Community. Space. Distance.

Posted by
on April 19, 2013
Playwrights Colony out on the terrace of the Banff Springs Hotel. Photo: Brian Quirt Sitting last night at the Banff Springs Hotel around a table of chatting, animated playwrights and theatre artists who come from coast to coast of Canada and parts of the U.S. I realized what a beautiful thing it is to have the opportunity to connect with writers outside of your community. From other countries. And what a rare thing it is too.

A few days ago in the Vistas Dining Hall, I had a chat with visiting Dutch art historian who is writing a new book in the Leighton Artists Colony, who said she was surprised by the size of Canada and the ease in which we seem to travel to different communities. In her experience, people in Holland consider the 50 minute drive between Amsterdam and Rotterdam to be virtually insurmountable. She said if you move to Rotterdam from Amsterdam, you can kiss your old friends goodbye. They will never visit!

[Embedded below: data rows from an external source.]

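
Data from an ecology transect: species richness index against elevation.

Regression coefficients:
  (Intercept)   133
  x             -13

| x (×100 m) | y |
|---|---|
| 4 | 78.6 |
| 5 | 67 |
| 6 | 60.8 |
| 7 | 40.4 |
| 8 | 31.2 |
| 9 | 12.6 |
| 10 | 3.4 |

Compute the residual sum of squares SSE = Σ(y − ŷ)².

SSE = 59.52

x=4: ŷ = 133 − 13·4 = 81; e = 78.6 − 81 = -2.4
x=5: ŷ = 133 − 13·5 = 68; e = 67 − 68 = -1
x=6: ŷ = 133 − 13·6 = 55; e = 60.8 − 55 = 5.8
x=7: ŷ = 133 − 13·7 = 42; e = 40.4 − 42 = -1.6
x=8: ŷ = 133 − 13·8 = 29; e = 31.2 − 29 = 2.2
x=9: ŷ = 133 − 13·9 = 16; e = 12.6 − 16 = -3.4
x=10: ŷ = 133 − 13·10 = 3; e = 3.4 − 3 = 0.4
SSE = 5.76 + 1 + 33.64 + 2.56 + 4.84 + 11.56 + 0.16 = 59.52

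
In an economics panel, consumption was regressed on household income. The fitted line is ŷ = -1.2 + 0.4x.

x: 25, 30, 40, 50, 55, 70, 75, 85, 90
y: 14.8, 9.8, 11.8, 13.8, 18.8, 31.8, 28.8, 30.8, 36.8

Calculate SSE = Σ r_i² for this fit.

SSE = 108

x=25: ŷ = -1.2 + 0.4·25 = 8.8; r = 14.8 − 8.8 = 6
x=30: ŷ = -1.2 + 0.4·30 = 10.8; r = 9.8 − 10.8 = -1
x=40: ŷ = -1.2 + 0.4·40 = 14.8; r = 11.8 − 14.8 = -3
x=50: ŷ = -1.2 + 0.4·50 = 18.8; r = 13.8 − 18.8 = -5
x=55: ŷ = -1.2 + 0.4·55 = 20.8; r = 18.8 − 20.8 = -2
x=70: ŷ = -1.2 + 0.4·70 = 26.8; r = 31.8 − 26.8 = 5
x=75: ŷ = -1.2 + 0.4·75 = 28.8; r = 28.8 − 28.8 = 0
x=85: ŷ = -1.2 + 0.4·85 = 32.8; r = 30.8 − 32.8 = -2
x=90: ŷ = -1.2 + 0.4·90 = 34.8; r = 36.8 − 34.8 = 2
SSE = 36 + 1 + 9 + 25 + 4 + 25 + 0 + 4 + 4 = 108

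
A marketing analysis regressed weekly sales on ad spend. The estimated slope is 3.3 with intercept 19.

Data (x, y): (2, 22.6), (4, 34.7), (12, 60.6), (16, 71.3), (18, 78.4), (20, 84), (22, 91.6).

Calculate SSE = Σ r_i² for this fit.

SSE = 20.5

x=2: ŷ = 19 + 3.3·2 = 25.6; r = 22.6 − 25.6 = -3
x=4: ŷ = 19 + 3.3·4 = 32.2; r = 34.7 − 32.2 = 2.5
x=12: ŷ = 19 + 3.3·12 = 58.6; r = 60.6 − 58.6 = 2
x=16: ŷ = 19 + 3.3·16 = 71.8; r = 71.3 − 71.8 = -0.5
x=18: ŷ = 19 + 3.3·18 = 78.4; r = 78.4 − 78.4 = 0
x=20: ŷ = 19 + 3.3·20 = 85; r = 84 − 85 = -1
x=22: ŷ = 19 + 3.3·22 = 91.6; r = 91.6 − 91.6 = 0
SSE = 9 + 6.25 + 4 + 0.25 + 0 + 1 + 0 = 20.5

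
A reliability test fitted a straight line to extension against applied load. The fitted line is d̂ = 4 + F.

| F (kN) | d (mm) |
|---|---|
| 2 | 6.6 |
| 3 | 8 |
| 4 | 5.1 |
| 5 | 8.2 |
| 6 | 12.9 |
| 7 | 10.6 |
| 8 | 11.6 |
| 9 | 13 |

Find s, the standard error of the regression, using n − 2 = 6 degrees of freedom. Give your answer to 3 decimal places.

s = 1.786

F=2: d̂ = 4 + 2 = 6; e = 6.6 − 6 = 0.6
F=3: d̂ = 4 + 3 = 7; e = 8 − 7 = 1
F=4: d̂ = 4 + 4 = 8; e = 5.1 − 8 = -2.9
F=5: d̂ = 4 + 5 = 9; e = 8.2 − 9 = -0.8
F=6: d̂ = 4 + 6 = 10; e = 12.9 − 10 = 2.9
F=7: d̂ = 4 + 7 = 11; e = 10.6 − 11 = -0.4
F=8: d̂ = 4 + 8 = 12; e = 11.6 − 12 = -0.4
F=9: d̂ = 4 + 9 = 13; e = 13 − 13 = 0
SSE = 0.36 + 1 + 8.41 + 0.64 + 8.41 + 0.16 + 0.16 + 0 = 19.14
s = √(19.14/6) = √3.19 ≈ 1.786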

For Canadians like me, this is hard to imagine. In some large North American cities, this is the time it takes for people to commute from their home in the suburbs to work. This is roughly the distance from Banff to Calgary. In July, I am flying to Fredericton, New Brunswick to work as Festival Dramaturg at a new play festival and I will be flying 9 hours. And that’s within my own country.

It made me think about the unique challenges space and distance creates for artists in Canada. The internet, skype and all the ways we stay virtually linked help of course, but there is something so powerful about being in the same room with each other as artists. Can that ever really be replicated or replaced?

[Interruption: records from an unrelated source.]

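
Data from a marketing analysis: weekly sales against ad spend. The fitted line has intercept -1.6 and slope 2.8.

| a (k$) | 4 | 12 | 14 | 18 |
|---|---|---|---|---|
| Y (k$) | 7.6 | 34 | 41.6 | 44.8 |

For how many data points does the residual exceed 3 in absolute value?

2

a=4: ŷ = -1.6 + 2.8·4 = 9.6; r = 7.6 − 9.6 = -2
a=12: ŷ = -1.6 + 2.8·12 = 32; r = 34 − 32 = 2
a=14: ŷ = -1.6 + 2.8·14 = 37.6; r = 41.6 − 37.6 = 4
a=18: ŷ = -1.6 + 2.8·18 = 48.8; r = 44.8 − 48.8 = -4
|r| > 3: a=14 (|r|=4), a=18 (|r|=4) → 2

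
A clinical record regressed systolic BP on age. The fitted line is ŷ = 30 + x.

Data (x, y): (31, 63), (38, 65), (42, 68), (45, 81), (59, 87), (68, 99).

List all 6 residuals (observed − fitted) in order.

2, -3, -4, 6, -2, 1

x=31: ŷ = 30 + 31 = 61; r = 63 − 61 = 2
x=38: ŷ = 30 + 38 = 68; r = 65 − 68 = -3
x=42: ŷ = 30 + 42 = 72; r = 68 − 72 = -4
x=45: ŷ = 30 + 45 = 75; r = 81 − 75 = 6
x=59: ŷ = 30 + 59 = 89; r = 87 − 89 = -2
x=68: ŷ = 30 + 68 = 98; r = 99 − 98 = 1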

Today, we are going to have having a chat with our three American Colony artists about American Theatre: Colman Domingo from New York, Greg Moss from Albuquerque, New Mexico and Miriam Weisfeld from Washington, D.C. As artists from different parts of an equally large country, I wonder what they will have to say about this conundrum.

How do we stay essential and connected to our local community, while keeping our relationships to other cities, countries and their communities alive. How do we live local, think national and work internationally? How do we do it all?